Güncelleme Tarihi:
Bugünün meşhur “The Show Must Go On” (Gösteri Devam Etmeli) sloganının “sözde efsanevi” kökenini, Ezel Akay şaheseri “Hacivat Karagöz Neden Öldürüldü” adlı filmden öğrenmiştik: 2006 yapımı filmin bir sahnesinde, yaklaşan Moğol tehdidine karşı perde indirmemekte kararlı olan Grek tiyatrocular, Osmanlıların henüz hâkim olduğu çokkültürlü 14. yüzyıl Bursa’sında şöyle haykırıyordu: “Temaşa devam etmeli!”
“Sinematik tarih yapıcılığı”nı bir kenara bırakırsak, gösteri dünyasında işlerin şartlar ne olursa olsun sürmesi gerektiğini formülleştiren bu sloganın, modern anlamda ilk kez 1950’lerin başında ABD’de kullanıldığını görüyoruz. Tiyatro oyuncusu ve oyun yazarı Noel Coward bu dönemde “Why Must the Show Go On?” (Gösteri Neden Devam Etmeli) diye bir şarkı yazmıştı. Yıllar sonra (tam olarak 1991’de), Queen’in o meşhur şarkısı, bu sözü hepten ölümsüzleştirdi.

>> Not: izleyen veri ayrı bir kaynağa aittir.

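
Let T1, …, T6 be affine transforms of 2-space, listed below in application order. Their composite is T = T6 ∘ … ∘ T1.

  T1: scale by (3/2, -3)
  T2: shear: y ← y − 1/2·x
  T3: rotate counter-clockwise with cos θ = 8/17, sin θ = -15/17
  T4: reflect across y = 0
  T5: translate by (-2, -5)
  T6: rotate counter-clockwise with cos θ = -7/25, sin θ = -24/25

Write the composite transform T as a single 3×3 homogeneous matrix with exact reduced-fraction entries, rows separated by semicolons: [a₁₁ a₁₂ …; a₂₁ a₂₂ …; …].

T1 = [3/2 0 0; 0 -3 0; 0 0 1]
T2·T1 = [3/2 0 0; -3/4 -3 0; 0 0 1]
T3·…·T1 = [3/68 -45/17 0; -57/34 -24/17 0; 0 0 1]
T4·…·T1 = [3/68 -45/17 0; 57/34 24/17 0; 0 0 1]
T5·…·T1 = [3/68 -45/17 -2; 57/34 24/17 -5; 0 0 1]
T6·…·T1 = [543/340 891/425 -106/25; -87/170 912/425 83/25; 0 0 1]

T = [543/340 891/425 -106/25; -87/170 912/425 83/25; 0 0 1]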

Peki... Coward’ın sorduğu soruyu sorarsak:
Gösteri neden devam etmeli?
Bugün dünyamız, “gösteri” denen postmodern öküzün boynuzları üstünde durmaktadır da, ondan. Gerçi henüz bunu kanıtlayacak veya yalanlayacak araçlara sahip değiliz, ama hepimiz, sorgulamaksızın inanıyoruz buna.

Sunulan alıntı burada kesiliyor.